By Kelsey McGillis
Law Student Editor
On July 26, 2023, the U.S. Department of Commerce’s Bureau of Security (BIS), the U.S. Department of the Treasury’s Office of Foreign Assets Control (OFAC) and the U.S. Department of Justice’s National Security Division (NSD) jointly issued a compliance note outlining their procedures for reporting potential U.S. sanction and export law violations. The note identifies voluntary self-disclosure (VSD) as an alert mechanism for the national security and foreign policy interests of the United States, that can also reduce companies’ civil and criminal liability.
The Department of Justice’s National Security Division (NSD) revised its VSD policy on March 1, 2023, to address unlawful exports by sanctioned individuals, encouraging timely reporting of potential U.S. sanctions and export control violations. Voluntary self-disclosure, cooperation, and effective remediation may lead to non-prosecution agreements and waived fines, while severe misconduct or concealment can result in harsher treatment. Timely, exclusive disclosure to the NSD, along with full cooperation, is essential to obtaining the benefits of waived or mitigated penalties. So is timely and adequate remediation, effective compliance programs, and appropriate disciplinary measures. The NSD has strengthened its policy by appointing a Chief Counsel for Corporate Enforcement and adding twenty-five prosecutors to handle sanctions evasion, export control violations, and related economic crimes.

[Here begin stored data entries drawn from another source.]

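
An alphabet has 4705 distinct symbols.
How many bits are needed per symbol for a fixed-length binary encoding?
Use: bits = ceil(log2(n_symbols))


log2(4705) = 12.2
Bracket: 2^12 = 4096 < 4705 <= 2^13 = 8192
So ceil(log2(4705)) = 13

bits = ceil(log2(4705)) = ceil(12.2) = 13 bits


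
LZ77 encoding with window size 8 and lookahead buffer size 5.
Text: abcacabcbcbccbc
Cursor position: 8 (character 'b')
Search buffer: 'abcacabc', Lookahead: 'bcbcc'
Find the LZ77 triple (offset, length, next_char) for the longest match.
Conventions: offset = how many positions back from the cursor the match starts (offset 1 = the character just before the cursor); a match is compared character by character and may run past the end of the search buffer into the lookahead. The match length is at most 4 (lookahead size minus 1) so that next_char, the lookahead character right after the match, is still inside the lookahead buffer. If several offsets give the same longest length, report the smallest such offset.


Try each offset into the search buffer:
  offset=1 (pos 7, char 'c'): match length 0
  offset=2 (pos 6, char 'b'): match length 4
  offset=3 (pos 5, char 'a'): match length 0
  offset=4 (pos 4, char 'c'): match length 0
  offset=5 (pos 3, char 'a'): match length 0
  offset=6 (pos 2, char 'c'): match length 0
  offset=7 (pos 1, char 'b'): match length 2
  offset=8 (pos 0, char 'a'): match length 0
Longest match has length 4 at offset 2.
next_char = character at position 8 + 4 = 12 -> 'c'

Best match: offset=2, length=4 (matching 'bcbc' starting at position 6)
LZ77 triple: (2, 4, 'c')


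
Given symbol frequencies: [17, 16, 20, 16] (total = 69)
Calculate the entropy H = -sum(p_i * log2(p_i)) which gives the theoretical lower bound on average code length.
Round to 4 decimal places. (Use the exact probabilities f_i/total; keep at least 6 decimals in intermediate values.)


Per-symbol terms -p_i * log2(p_i) with p_i = f_i/69:
  p = 17/69 = 0.246377: log2(p) = -2.021062, -p*log2(p) = 0.497943
  p = 16/69 = 0.231884: log2(p) = -2.108524, -p*log2(p) = 0.488933
  p = 20/69 = 0.289855: log2(p) = -1.786596, -p*log2(p) = 0.517854
  p = 16/69 = 0.231884: log2(p) = -2.108524, -p*log2(p) = 0.488933
H = 0.497943 + 0.488933 + 0.517854 + 0.488933 = 1.993663

H = 1.9937 bits/symbol


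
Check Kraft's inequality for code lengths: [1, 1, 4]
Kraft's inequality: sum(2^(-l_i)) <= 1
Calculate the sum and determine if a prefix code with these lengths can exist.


Sum = 2^(-1) + 2^(-1) + 2^(-4)
    = 0.5 + 0.5 + 0.0625
    = 17/16 = 1.0625
Since 1.0625 > 1, Kraft's inequality is NOT satisfied.
A prefix code with these lengths CANNOT exist.

Kraft sum = 1.0625. Not satisfied.


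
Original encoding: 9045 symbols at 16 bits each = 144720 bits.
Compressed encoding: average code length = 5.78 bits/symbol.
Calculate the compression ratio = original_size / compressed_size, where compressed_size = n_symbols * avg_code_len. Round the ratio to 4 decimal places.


original_size = n_symbols * orig_bits = 9045 * 16 = 144720 bits
compressed_size = n_symbols * avg_code_len = 9045 * 5.78 = 52280.1 bits
ratio = original_size / compressed_size = 144720 / 52280.1 = 2.7682

Compression ratio = 2.7682


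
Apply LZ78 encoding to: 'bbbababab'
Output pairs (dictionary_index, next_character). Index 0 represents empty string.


LZ78 encoding steps:
Dictionary: {0: ''}
Step 1: w='' (idx 0), next='b' -> output (0, 'b'), add 'b' as idx 1
Step 2: w='b' (idx 1), next='b' -> output (1, 'b'), add 'bb' as idx 2
Step 3: w='' (idx 0), next='a' -> output (0, 'a'), add 'a' as idx 3
Step 4: w='b' (idx 1), next='a' -> output (1, 'a'), add 'ba' as idx 4
Step 5: w='ba' (idx 4), next='b' -> output (4, 'b'), add 'bab' as idx 5


Encoded: [(0, 'b'), (1, 'b'), (0, 'a'), (1, 'a'), (4, 'b')]


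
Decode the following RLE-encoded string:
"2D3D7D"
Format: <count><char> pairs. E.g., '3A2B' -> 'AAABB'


Expanding each <count><char> pair:
  2D -> 'DD'
  3D -> 'DDD'
  7D -> 'DDDDDDD'

Decoded = DDDDDDDDDDDD


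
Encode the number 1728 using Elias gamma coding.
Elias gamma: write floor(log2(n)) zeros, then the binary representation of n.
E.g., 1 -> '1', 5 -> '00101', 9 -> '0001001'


num_bits = floor(log2(1728)) + 1 = 11
leading_zeros = num_bits - 1 = 10
binary(1728) = 11011000000

Elias gamma(1728) = '0000000000' + '11011000000' = 000000000011011000000 (21 bits)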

BIS strongly encourages the voluntary disclosure of potential violations of the Export Administration Regulations (EAR) and related laws. It has announced that timely and comprehensive VSD, coupled with full cooperation, significantly reduce potential civil penalties under its new guidelines. In June 2023, BIS revised its policy, introducing the Office of Export Enforcement (OEE)’s dual-track system by which minor or technical infractions are expedited, resulting in warnings or no-action letters issued within 60 days, while more serious potential violations trigger deeper investigations. OEE clarified that deliberate non-reporting of EAR violations is considered an aggravating factor, while reporting another party’s potential EAR violation is considered a mitigating factor. The effectiveness of a company’s compliance program is also appraised under BIS’s settlement guidelines.
OFAC maintains a policy that promotes disclosure from U.S. companies by treating VSDs as mitigating factors in enforcement actions. When civil monetary penalties are required, VSDs may reduce proposed penalties by up to 50 percent. OFAC evaluates the complete context of the apparent violation, including the nature of the compliance program at the time and the corrective actions taken. To qualify as a VSD, the disclosure must precede OFAC’s discovery of the violation, and disclosures to other agencies may or may not qualify as VSDs on an individual basis. Under the new guidelines, disclosing companies must submit a detailed report along with the VSD to provide a comprehensive view of the violation’s context. OFAC anticipates that those making disclosures will promptly and fully respond to any follow-up inquiries from them in exchange for penalty mitigation.